Jingkai Wu, an exchange student and second-year mechanical engineering master’s student at UF, got involved in the donation effort because he said he thinks every individual can make a difference in fighting this global issue. He said Chinese students have more information and experience in the matter because their families have been going through it since the beginning of the year. He personally donated 10 medical overalls and 25 pairs of shoe covers.
“Helping local hospitals is helping ourselves,” Wu said. “The more resources and supports they get, the safer our community would be.”
Dr. Xiuli Liu, a pathologist at Shands, said part of why she helped the group with the effort was to show her kids the importance of community and how to help when there’s a crisis.
Both Pan and Liu hope that other organizations in need will reach out to them if they are in need.
People who are interested in further contributing to the fundraising efforts can do so through a Google Form at ifla.news/donations. The form indicates that the group is looking to make donations to other local hospitals, public service employees and law enforcement officers.
Meanwhile, UF professor Jian Ge was organizing his own donation effort.
The astronomy professor, who has been in the news before for his role in finding the planet Vulcan, organized more than 300 donors to purchase personal protective equipment for medical staff in China a few months ago.
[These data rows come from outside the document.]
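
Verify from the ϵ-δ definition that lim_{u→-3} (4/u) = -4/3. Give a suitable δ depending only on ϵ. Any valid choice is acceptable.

δ = min(3/2, (9/8)ϵ)

Let ϵ > 0 be given. We seek δ > 0 such that 0 < |u + 3| < δ implies |4/u + 4/3| < ϵ.
|4/u + 4/3| = 4·|-3 − u|/(3·|u|) = 4|u + 3|/(3|u|).
Require δ ≤ 3/2 so that |u| > 3 − 3/2 = 3/2, hence 3|u| > 9/2.
Then |4/u + 4/3| < 4|u + 3|/(9/2), which is < ϵ when |u + 3| < (9/8)ϵ.
Take δ = min(3/2, (9/8)ϵ). Then 0 < |u + 3| < δ gives both |u + 3| < 3/2 and |u + 3| < (9/8)ϵ, so |4/u + 4/3| < ϵ.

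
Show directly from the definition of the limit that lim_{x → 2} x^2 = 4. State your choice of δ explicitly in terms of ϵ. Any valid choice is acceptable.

δ = min(2, ϵ/6)

Fix ϵ > 0. We seek δ > 0 with 0 < |x − 2| < δ ⇒ |x^2 − 4| < ϵ.
Factor: x^2 − 4 = (x − 2)(x + 2), so |x^2 − 4| = |x − 2|·|x + 2|.
Impose δ ≤ 2 so that |x| < 4; then |x + 2| ≤ 6.
Hence |x^2 − 4| ≤ 6|x − 2|, which is < ϵ once |x − 2| < ϵ/6.
Take δ = min(2, ϵ/6). If 0 < |x − 2| < δ then both bounds hold and |x^2 − 4| ≤ 6|x − 2| < 6·(ϵ/6) = ϵ.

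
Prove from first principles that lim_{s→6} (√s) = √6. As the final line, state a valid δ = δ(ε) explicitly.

δ = min(6, √6·ε)

Let ε > 0. We want δ > 0 such that 0 < |s − 6| < δ implies |√s − √6| < ε.
Multiplying by the conjugate, |√s − √6| = |s − 6|/(√s + √6).
Restrict δ ≤ 6 so that |s − 6| < 6 forces s > 0, and then √s + √6 > √6.
Hence |√s − √6| < |s − 6|/√6, which is < ε once |s − 6| < √6·ε.
Take δ = min(6, √6·ε). If 0 < |s − 6| < δ then s > 0 and |√s − √6| < |s − 6|/√6 < ε.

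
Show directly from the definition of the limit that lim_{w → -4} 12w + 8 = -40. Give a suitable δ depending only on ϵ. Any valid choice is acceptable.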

As cases rose in the U.S., those he helped then contacted him to find out how they could help Americans now.
Ge said close to 200 people from all over China, some of whom he has never met, contacted him so they could donate personal protective equipment, which he collected and donated to Shands as well as the UF departments of ophthalmology, which studies and treats eye disorders, and otolaryngology, which deals with the surgical and medical treatment of conditions of the ear, nose and throat.
He said he knows of a second grader in China named Michael who donated the money he received from his relatives during the Chinese Spring Festival to buy masks to donate to the U.S.
Through these donations, he has received about 2,000 N95 masks, 4,000 surgical masks and 2,000 medical masks. He said he hopes other hospitals in need reach out to him so he can organize more donations.
“Nobody can survive without the global help for each other,” Ge said.
Clarification: This story has been updated to reflect that the donations involved Chinese people living in Gainesville and that the supplies were shipped in small packages to avoid complications with U.S. customs.